The research project is a collaboration between Dr. Melissa Harrington, professor of biological science, director of the Delaware Institute of Science and Technology and principal investigator of the grant, and Dr. Tomasz Smolinski, associate professor of computer and information science and co-PI of the grant.
“We are mimicking the effect of endurance training and seeing how that affects the level of electrical excitability in motor neurons. More excitable neurons can drive muscle contraction more easily,” Dr. Harrington said. “If we are ever going to have truly natural prosthetics that can be manipulated by commands from our nervous system, we need to understand in detail how the functioning of motor neurons is changed by increased and decreased activity.”

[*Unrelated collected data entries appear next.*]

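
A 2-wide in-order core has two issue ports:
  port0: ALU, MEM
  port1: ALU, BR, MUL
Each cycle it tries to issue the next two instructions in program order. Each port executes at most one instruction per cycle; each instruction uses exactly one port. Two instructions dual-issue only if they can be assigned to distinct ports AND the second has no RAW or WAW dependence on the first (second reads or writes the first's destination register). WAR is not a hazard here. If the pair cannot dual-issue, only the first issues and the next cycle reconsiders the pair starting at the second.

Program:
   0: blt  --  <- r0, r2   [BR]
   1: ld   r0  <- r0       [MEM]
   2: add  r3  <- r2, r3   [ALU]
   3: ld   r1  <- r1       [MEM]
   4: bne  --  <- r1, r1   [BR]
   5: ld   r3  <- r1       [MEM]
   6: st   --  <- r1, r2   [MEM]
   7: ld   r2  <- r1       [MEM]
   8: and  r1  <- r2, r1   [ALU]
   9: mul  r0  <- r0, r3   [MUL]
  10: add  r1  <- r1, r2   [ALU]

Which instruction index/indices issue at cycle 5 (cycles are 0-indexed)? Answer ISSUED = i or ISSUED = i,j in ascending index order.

ISSUED = 8,9

0. blt.BR+ld.MEM @i0+i1  | 2-wide
1. add.ALU+ld.MEM @i2+i3  | 2-wide
2. bne.BR+ld.MEM @i4+i5  | 2-wide
3. st.MEM @i6  | no-port MEM/MEM
4. ld.MEM @i7  | RAW r2
5. and.ALU+mul.MUL @i8+i9  | 2-wide
6. add.ALU @i10  | tail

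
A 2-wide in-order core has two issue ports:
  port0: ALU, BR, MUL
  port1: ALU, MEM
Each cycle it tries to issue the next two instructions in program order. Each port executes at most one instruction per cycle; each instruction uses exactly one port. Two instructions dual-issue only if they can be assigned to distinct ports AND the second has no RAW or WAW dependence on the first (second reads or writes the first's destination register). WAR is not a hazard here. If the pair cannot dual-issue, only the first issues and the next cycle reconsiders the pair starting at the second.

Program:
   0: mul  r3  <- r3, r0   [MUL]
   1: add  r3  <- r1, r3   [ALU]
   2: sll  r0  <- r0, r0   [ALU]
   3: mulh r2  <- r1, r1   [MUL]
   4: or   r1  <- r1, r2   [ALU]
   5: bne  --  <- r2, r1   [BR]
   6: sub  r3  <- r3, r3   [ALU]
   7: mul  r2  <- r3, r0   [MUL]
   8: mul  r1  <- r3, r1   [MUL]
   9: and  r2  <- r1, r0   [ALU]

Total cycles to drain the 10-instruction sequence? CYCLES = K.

t=0 i0:mul.MUL ; RAW+WAW r3
t=1 i1,i2:add.ALU/sll.ALU ; dual
t=2 i3:mulh.MUL ; RAW r2
t=3 i4:or.ALU ; RAW r1
t=4 i5,i6:bne.BR/sub.ALU ; dual
t=5 i7:mul.MUL ; no-port MUL/MUL
t=6 i8:mul.MUL ; RAW r1
t=7 i9:and.ALU ; tail

CYCLES = 8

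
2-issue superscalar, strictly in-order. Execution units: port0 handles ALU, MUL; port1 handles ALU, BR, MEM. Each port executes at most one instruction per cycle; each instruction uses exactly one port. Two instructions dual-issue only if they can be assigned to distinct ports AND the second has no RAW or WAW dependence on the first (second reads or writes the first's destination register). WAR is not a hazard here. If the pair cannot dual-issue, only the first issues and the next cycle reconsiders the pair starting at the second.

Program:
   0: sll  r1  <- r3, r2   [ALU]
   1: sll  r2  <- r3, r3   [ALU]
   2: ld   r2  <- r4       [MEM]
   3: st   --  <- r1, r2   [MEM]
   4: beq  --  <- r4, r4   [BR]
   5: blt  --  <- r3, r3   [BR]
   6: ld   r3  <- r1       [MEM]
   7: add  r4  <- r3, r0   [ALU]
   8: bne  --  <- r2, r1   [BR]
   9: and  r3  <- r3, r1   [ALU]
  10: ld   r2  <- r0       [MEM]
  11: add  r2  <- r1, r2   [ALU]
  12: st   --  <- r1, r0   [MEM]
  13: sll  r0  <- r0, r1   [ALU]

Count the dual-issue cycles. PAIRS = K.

[0] i0/i1  sll;sll  -- 2-wide
[1] i2  ld  -- no-port MEM/MEM
[2] i3  st  -- no-port MEM/BR
[3] i4  beq  -- no-port BR/BR
[4] i5  blt  -- no-port BR/MEM
[5] i6  ld  -- RAW r3
[6] i7/i8  add;bne  -- 2-wide
[7] i9/i10  and;ld  -- 2-wide
[8] i11/i12  add;st  -- 2-wide
[9] i13  sll  -- tail

PAIRS = 4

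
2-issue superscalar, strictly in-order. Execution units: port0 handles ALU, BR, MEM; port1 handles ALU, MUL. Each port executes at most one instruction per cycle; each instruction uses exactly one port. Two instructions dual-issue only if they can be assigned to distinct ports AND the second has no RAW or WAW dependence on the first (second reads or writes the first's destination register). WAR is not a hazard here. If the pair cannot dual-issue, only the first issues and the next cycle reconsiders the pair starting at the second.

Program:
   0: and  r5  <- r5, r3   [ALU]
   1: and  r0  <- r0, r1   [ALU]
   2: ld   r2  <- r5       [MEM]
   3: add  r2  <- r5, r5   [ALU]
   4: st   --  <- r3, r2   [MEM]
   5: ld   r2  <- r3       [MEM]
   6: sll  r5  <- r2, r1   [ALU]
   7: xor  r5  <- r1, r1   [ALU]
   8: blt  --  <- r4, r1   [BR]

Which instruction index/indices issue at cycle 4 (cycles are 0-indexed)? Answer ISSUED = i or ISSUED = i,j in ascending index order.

t=0 i0,i1:and.ALU;and.ALU ; dual
t=1 i2:ld.MEM ; WAW r2
t=2 i3:add.ALU ; RAW r2
t=3 i4:st.MEM ; no-port MEM/MEM
t=4 i5:ld.MEM ; RAW r2
t=5 i6:sll.ALU ; WAW r5
t=6 i7,i8:xor.ALU;blt.BR ; dual

ISSUED = 5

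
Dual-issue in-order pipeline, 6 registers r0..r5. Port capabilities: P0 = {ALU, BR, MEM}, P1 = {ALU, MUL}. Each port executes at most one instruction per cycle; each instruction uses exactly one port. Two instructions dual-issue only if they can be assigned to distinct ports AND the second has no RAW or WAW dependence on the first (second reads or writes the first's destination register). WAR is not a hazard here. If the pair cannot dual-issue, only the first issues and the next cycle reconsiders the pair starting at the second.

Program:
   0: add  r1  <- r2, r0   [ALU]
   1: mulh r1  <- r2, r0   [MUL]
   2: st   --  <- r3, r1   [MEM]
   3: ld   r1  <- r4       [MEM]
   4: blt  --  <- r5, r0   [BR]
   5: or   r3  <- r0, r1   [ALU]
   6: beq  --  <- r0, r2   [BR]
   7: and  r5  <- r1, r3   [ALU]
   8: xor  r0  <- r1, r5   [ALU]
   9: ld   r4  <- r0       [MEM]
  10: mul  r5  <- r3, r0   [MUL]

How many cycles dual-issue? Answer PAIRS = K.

[0] i0  add.ALU  -- WAW r1
[1] i1  mulh.MUL  -- RAW r1
[2] i2  st.MEM  -- no-port MEM/MEM
[3] i3  ld.MEM  -- no-port MEM/BR
[4] i4/i5  blt.BR;or.ALU  -- 2-wide
[5] i6/i7  beq.BR;and.ALU  -- 2-wide
[6] i8  xor.ALU  -- RAW r0
[7] i9/i10  ld.MEM;mul.MUL  -- 2-wide

PAIRS = 3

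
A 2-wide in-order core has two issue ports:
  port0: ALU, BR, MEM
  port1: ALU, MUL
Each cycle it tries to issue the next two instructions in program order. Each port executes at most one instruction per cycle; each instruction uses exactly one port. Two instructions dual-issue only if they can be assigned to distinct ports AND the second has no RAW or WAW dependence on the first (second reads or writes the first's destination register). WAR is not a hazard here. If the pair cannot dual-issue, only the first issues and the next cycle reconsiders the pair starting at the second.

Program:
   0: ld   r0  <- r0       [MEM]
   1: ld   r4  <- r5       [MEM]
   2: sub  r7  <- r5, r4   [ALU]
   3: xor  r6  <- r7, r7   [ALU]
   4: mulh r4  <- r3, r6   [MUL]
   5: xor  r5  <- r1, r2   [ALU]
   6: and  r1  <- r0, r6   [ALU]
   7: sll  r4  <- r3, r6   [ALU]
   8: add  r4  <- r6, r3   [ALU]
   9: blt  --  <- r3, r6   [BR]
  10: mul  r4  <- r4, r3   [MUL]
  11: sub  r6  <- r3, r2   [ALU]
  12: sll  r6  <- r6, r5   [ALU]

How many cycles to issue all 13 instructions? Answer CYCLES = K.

CYCLES = 9

  cy0 -> i0 (ld) no-port MEM/MEM
  cy1 -> i1 (ld) RAW r4
  cy2 -> i2 (sub) RAW r7
  cy3 -> i3 (xor) RAW r6
  cy4 -> i4/i5 (mulh/xor) pair
  cy5 -> i6/i7 (and/sll) pair
  cy6 -> i8/i9 (add/blt) pair
  cy7 -> i10/i11 (mul/sub) pair
  cy8 -> i12 (sll) tail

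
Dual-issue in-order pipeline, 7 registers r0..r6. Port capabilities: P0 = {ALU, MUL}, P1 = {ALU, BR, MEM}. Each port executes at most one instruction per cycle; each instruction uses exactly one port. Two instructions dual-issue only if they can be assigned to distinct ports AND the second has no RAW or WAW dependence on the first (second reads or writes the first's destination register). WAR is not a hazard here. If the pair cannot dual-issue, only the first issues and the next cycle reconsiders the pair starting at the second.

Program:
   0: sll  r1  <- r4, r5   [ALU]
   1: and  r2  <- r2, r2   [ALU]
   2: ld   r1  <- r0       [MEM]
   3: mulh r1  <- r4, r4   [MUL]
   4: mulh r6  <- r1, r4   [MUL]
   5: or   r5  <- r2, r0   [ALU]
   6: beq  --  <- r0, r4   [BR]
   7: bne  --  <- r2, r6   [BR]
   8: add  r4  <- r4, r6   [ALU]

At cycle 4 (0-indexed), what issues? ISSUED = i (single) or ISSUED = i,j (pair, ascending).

ISSUED = 6

#0 head=0: sll.ALU and.ALU i0,i1 pair
#1 head=2: ld.MEM i2 WAW r1
#2 head=3: mulh.MUL i3 no-port MUL/MUL
#3 head=4: mulh.MUL or.ALU i4,i5 pair
#4 head=6: beq.BR i6 no-port BR/BR
#5 head=7: bne.BR add.ALU i7,i8 pair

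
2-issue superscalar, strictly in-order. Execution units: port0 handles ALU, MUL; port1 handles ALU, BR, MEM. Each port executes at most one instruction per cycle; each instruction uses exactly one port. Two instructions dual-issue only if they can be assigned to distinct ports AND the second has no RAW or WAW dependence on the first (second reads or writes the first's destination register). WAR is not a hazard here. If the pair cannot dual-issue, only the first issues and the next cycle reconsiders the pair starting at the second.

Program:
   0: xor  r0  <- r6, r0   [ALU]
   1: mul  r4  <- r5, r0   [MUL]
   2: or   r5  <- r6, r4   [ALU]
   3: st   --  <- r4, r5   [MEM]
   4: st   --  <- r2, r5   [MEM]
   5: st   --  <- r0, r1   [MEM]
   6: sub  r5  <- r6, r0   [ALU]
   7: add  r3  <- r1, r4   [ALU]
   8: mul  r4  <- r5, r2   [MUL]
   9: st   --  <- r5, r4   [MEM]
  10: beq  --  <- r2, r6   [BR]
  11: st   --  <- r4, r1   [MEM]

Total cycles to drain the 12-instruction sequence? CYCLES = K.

CYCLES = 10

  cy0 -> i0 (xor) RAW r0
  cy1 -> i1 (mul) RAW r4
  cy2 -> i2 (or) RAW r5
  cy3 -> i3 (st) no-port MEM/MEM
  cy4 -> i4 (st) no-port MEM/MEM
  cy5 -> i5+i6 (st/sub) pair
  cy6 -> i7+i8 (add/mul) pair
  cy7 -> i9 (st) no-port MEM/BR
  cy8 -> i10 (beq) no-port BR/MEM
  cy9 -> i11 (st) tail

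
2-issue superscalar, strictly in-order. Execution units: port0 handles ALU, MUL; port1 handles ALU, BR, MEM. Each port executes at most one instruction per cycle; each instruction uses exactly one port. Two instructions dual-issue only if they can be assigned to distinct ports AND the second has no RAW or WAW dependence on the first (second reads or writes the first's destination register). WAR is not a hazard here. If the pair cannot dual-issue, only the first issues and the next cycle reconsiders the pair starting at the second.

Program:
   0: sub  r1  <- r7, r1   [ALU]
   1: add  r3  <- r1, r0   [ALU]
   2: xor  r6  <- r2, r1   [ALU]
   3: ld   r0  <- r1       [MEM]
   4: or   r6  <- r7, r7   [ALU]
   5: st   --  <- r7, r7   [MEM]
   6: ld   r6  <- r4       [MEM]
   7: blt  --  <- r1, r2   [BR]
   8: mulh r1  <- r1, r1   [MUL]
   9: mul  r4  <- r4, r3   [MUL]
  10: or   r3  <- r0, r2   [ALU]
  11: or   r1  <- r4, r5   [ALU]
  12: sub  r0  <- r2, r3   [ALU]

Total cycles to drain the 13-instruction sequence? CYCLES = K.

CYCLES = 8

t=0 i0:sub.ALU ; RAW r1
t=1 i1+i2:add.ALU xor.ALU ; dual
t=2 i3+i4:ld.MEM or.ALU ; dual
t=3 i5:st.MEM ; no-port MEM/MEM
t=4 i6:ld.MEM ; no-port MEM/BR
t=5 i7+i8:blt.BR mulh.MUL ; dual
t=6 i9+i10:mul.MUL or.ALU ; dual
t=7 i11+i12:or.ALU sub.ALU ; dual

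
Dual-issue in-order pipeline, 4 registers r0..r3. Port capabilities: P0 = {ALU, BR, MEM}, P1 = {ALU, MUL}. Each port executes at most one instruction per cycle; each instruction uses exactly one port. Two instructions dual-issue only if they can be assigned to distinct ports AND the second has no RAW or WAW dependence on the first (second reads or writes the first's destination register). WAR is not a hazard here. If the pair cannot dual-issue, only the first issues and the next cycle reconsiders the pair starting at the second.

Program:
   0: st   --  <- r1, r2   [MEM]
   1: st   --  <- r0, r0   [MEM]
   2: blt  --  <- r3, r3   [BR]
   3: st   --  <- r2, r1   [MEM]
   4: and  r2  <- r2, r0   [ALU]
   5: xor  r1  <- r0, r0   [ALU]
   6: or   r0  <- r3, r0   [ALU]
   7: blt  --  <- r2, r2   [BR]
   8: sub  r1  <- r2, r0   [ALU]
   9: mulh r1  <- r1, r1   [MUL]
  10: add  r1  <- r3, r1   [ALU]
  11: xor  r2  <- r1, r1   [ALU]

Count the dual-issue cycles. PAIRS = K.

PAIRS = 3

0. st @i0  | no-port MEM/MEM
1. st @i1  | no-port MEM/BR
2. blt @i2  | no-port BR/MEM
3. st+and @i3/i4  | dual
4. xor+or @i5/i6  | dual
5. blt+sub @i7/i8  | dual
6. mulh @i9  | RAW+WAW r1
7. add @i10  | RAW r1
8. xor @i11  | tail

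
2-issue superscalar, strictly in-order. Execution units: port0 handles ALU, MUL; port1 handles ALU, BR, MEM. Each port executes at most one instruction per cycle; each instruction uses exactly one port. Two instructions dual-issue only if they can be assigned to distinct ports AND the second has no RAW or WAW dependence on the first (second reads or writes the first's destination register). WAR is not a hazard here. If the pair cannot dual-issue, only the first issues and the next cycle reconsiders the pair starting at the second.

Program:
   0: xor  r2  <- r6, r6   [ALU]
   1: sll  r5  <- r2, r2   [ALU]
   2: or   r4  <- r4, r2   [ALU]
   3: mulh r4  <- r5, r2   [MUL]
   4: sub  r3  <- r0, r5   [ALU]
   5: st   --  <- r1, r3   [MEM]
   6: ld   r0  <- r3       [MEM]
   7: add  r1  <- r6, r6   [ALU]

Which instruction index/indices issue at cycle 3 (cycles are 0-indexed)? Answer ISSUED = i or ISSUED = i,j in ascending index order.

c0: i0 xor.ALU  RAW r2
c1: i1&i2 sll.ALU+or.ALU  pair
c2: i3&i4 mulh.MUL+sub.ALU  pair
c3: i5 st.MEM  no-port MEM/MEM
c4: i6&i7 ld.MEM+add.ALU  pair

ISSUED = 5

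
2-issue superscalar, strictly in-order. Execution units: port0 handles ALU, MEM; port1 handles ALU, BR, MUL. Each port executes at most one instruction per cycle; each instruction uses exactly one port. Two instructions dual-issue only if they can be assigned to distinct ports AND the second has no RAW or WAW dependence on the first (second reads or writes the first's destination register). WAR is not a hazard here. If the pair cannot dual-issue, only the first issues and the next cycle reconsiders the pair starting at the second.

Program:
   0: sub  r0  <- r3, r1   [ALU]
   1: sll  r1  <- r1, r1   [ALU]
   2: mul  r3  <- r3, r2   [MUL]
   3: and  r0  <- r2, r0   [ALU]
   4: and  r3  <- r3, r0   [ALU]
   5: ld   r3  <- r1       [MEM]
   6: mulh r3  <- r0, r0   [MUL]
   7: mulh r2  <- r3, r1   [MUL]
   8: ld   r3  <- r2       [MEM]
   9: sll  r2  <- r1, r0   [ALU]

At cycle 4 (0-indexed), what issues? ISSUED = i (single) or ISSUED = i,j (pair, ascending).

ISSUED = 6

[0] i0+i1  sub;sll  -- 2-wide
[1] i2+i3  mul;and  -- 2-wide
[2] i4  and  -- WAW r3
[3] i5  ld  -- WAW r3
[4] i6  mulh  -- no-port MUL/MUL
[5] i7  mulh  -- RAW r2
[6] i8+i9  ld;sll  -- 2-wide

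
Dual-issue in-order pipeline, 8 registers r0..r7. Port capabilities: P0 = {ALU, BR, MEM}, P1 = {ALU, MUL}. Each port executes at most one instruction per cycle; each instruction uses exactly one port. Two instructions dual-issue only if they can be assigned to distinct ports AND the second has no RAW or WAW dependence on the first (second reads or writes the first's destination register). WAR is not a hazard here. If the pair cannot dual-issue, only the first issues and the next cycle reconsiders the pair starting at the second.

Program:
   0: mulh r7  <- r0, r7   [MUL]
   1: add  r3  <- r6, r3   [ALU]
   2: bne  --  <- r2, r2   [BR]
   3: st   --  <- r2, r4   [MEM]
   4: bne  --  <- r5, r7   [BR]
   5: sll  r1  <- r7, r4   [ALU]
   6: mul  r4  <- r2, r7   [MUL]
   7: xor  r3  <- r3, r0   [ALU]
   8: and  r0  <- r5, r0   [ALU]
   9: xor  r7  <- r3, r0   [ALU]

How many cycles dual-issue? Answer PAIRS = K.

PAIRS = 3

#0 head=0: mulh.MUL+add.ALU i0&i1 2-wide
#1 head=2: bne.BR i2 no-port BR/MEM
#2 head=3: st.MEM i3 no-port MEM/BR
#3 head=4: bne.BR+sll.ALU i4&i5 2-wide
#4 head=6: mul.MUL+xor.ALU i6&i7 2-wide
#5 head=8: and.ALU i8 RAW r0
#6 head=9: xor.ALU i9 tail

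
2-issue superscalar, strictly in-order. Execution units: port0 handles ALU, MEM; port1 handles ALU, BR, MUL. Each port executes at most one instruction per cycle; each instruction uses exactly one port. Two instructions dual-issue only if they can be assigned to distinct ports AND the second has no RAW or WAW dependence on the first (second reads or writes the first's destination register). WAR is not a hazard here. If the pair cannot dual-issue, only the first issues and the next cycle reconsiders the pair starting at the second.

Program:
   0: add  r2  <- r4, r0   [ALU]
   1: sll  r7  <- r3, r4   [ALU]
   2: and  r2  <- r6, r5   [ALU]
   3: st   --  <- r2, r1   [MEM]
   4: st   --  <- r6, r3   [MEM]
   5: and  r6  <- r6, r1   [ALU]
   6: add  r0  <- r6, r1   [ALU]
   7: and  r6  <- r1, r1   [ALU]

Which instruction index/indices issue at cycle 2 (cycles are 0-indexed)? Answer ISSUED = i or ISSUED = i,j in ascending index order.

ISSUED = 3

#0 head=0: add.ALU sll.ALU i0,i1 2-wide
#1 head=2: and.ALU i2 RAW r2
#2 head=3: st.MEM i3 no-port MEM/MEM
#3 head=4: st.MEM and.ALU i4,i5 2-wide
#4 head=6: add.ALU and.ALU i6,i7 2-wide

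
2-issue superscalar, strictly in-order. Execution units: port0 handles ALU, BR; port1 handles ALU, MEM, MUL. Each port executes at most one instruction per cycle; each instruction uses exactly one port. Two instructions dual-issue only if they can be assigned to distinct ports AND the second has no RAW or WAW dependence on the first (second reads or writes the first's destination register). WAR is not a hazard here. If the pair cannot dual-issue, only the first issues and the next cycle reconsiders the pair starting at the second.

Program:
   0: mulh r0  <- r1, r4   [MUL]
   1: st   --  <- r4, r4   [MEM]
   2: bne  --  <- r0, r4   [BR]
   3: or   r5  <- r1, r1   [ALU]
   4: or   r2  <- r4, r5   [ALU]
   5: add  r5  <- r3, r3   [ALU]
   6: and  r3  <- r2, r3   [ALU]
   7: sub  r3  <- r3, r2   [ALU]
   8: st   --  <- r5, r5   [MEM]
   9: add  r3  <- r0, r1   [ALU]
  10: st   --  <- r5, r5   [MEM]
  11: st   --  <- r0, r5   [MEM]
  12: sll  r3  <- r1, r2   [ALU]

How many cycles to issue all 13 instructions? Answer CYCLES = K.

CYCLES = 8

[0] i0  mulh  -- no-port MUL/MEM
[1] i1,i2  st;bne  -- 2-wide
[2] i3  or  -- RAW r5
[3] i4,i5  or;add  -- 2-wide
[4] i6  and  -- RAW+WAW r3
[5] i7,i8  sub;st  -- 2-wide
[6] i9,i10  add;st  -- 2-wide
[7] i11,i12  st;sll  -- 2-wide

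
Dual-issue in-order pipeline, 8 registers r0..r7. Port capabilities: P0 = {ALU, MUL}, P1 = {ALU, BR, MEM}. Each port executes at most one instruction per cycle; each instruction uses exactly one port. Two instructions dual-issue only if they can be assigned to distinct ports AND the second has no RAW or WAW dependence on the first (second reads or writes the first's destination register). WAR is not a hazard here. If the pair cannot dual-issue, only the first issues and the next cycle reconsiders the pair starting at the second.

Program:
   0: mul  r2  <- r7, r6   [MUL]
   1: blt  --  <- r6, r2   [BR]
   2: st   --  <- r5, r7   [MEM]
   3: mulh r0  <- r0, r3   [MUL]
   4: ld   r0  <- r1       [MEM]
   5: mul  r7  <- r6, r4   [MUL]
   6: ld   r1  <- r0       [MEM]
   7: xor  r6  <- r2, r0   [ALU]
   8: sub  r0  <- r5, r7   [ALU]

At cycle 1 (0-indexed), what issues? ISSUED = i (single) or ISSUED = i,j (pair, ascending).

ISSUED = 1

c0: i0 mul.MUL  RAW r2
c1: i1 blt.BR  no-port BR/MEM
c2: i2/i3 st.MEM;mulh.MUL  dual
c3: i4/i5 ld.MEM;mul.MUL  dual
c4: i6/i7 ld.MEM;xor.ALU  dual
c5: i8 sub.ALU  tail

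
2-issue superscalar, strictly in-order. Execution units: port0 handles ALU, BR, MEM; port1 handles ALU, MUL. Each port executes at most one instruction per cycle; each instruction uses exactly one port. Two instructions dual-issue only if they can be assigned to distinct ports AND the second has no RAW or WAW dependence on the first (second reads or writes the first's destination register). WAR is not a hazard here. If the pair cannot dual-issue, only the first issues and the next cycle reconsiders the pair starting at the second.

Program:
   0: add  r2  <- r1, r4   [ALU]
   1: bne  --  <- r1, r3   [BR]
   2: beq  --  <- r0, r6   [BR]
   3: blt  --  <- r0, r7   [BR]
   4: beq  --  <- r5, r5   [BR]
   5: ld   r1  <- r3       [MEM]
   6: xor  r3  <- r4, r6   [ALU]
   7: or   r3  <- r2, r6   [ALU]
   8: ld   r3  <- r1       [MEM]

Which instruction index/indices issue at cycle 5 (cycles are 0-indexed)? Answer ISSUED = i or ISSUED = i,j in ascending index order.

c0: i0,i1 add.ALU;bne.BR  2-wide
c1: i2 beq.BR  no-port BR/BR
c2: i3 blt.BR  no-port BR/BR
c3: i4 beq.BR  no-port BR/MEM
c4: i5,i6 ld.MEM;xor.ALU  2-wide
c5: i7 or.ALU  WAW r3
c6: i8 ld.MEM  tail

ISSUED = 7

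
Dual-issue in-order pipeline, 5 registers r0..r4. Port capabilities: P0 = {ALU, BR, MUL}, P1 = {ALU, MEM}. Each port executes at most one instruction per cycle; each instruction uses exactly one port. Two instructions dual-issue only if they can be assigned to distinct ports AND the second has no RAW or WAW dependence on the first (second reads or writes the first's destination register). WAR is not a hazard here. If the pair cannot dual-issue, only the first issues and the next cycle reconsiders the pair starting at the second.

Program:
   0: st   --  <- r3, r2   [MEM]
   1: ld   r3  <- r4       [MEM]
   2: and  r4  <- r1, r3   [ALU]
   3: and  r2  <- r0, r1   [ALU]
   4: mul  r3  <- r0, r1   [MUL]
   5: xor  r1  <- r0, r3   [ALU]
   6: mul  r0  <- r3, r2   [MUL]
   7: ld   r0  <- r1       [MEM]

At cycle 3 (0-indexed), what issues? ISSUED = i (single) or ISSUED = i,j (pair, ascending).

  cy0 -> i0 (st.MEM) no-port MEM/MEM
  cy1 -> i1 (ld.MEM) RAW r3
  cy2 -> i2+i3 (and.ALU and.ALU) 2-wide
  cy3 -> i4 (mul.MUL) RAW r3
  cy4 -> i5+i6 (xor.ALU mul.MUL) 2-wide
  cy5 -> i7 (ld.MEM) tail

ISSUED = 4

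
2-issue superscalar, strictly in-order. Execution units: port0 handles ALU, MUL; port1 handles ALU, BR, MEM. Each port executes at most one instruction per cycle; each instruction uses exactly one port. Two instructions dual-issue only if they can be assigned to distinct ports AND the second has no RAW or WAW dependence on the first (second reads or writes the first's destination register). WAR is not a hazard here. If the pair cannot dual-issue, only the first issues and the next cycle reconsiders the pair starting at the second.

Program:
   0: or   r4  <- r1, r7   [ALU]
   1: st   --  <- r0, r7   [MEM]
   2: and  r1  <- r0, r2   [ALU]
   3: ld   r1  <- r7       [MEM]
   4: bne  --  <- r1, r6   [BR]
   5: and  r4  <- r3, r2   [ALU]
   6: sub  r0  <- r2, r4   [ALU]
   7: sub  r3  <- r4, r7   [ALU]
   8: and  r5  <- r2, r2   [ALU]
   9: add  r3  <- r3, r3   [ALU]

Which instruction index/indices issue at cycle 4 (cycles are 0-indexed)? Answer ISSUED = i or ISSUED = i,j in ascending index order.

ISSUED = 6,7

[0] i0,i1  or.ALU+st.MEM  -- dual
[1] i2  and.ALU  -- WAW r1
[2] i3  ld.MEM  -- no-port MEM/BR
[3] i4,i5  bne.BR+and.ALU  -- dual
[4] i6,i7  sub.ALU+sub.ALU  -- dual
[5] i8,i9  and.ALU+add.ALU  -- dual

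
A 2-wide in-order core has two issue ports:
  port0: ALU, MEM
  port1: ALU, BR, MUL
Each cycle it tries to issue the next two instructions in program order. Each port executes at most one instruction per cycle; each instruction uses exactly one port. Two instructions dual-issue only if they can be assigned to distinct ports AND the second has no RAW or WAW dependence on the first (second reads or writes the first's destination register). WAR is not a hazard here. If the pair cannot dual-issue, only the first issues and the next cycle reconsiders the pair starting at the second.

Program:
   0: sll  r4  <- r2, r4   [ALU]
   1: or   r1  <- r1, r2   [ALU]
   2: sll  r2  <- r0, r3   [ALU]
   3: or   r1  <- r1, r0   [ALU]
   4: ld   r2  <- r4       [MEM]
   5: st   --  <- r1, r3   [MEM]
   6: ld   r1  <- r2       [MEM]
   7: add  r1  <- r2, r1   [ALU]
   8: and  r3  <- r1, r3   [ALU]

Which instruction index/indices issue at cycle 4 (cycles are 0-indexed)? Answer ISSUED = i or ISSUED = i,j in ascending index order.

ISSUED = 6

  cy0 -> i0/i1 (sll.ALU;or.ALU) pair
  cy1 -> i2/i3 (sll.ALU;or.ALU) pair
  cy2 -> i4 (ld.MEM) no-port MEM/MEM
  cy3 -> i5 (st.MEM) no-port MEM/MEM
  cy4 -> i6 (ld.MEM) RAW+WAW r1
  cy5 -> i7 (add.ALU) RAW r1
  cy6 -> i8 (and.ALU) tail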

Dr. Harrington and Dr. Smolinski are being assisted in the research by three post-doctorates, Dr. Dwight Higgins, Dr. Joseph Lombardo and Dr. Arumugarajah Tharaneetharan.
While the grant award is administered by the NSF, it is actually a funding collaboration between the NSF, the National Institutes of Health, the German Federal Ministry of Education and Research, the French National Research Agency, and the U.S.-Israel Binational Science Foundation. Together the entities form the Collaborative Research in Computational Neuroscience Program, which supports activities that will advance the understanding of the nervous system structure and functions, mechanisms underlying nervous system disorders and computational strategies used by the nervous system.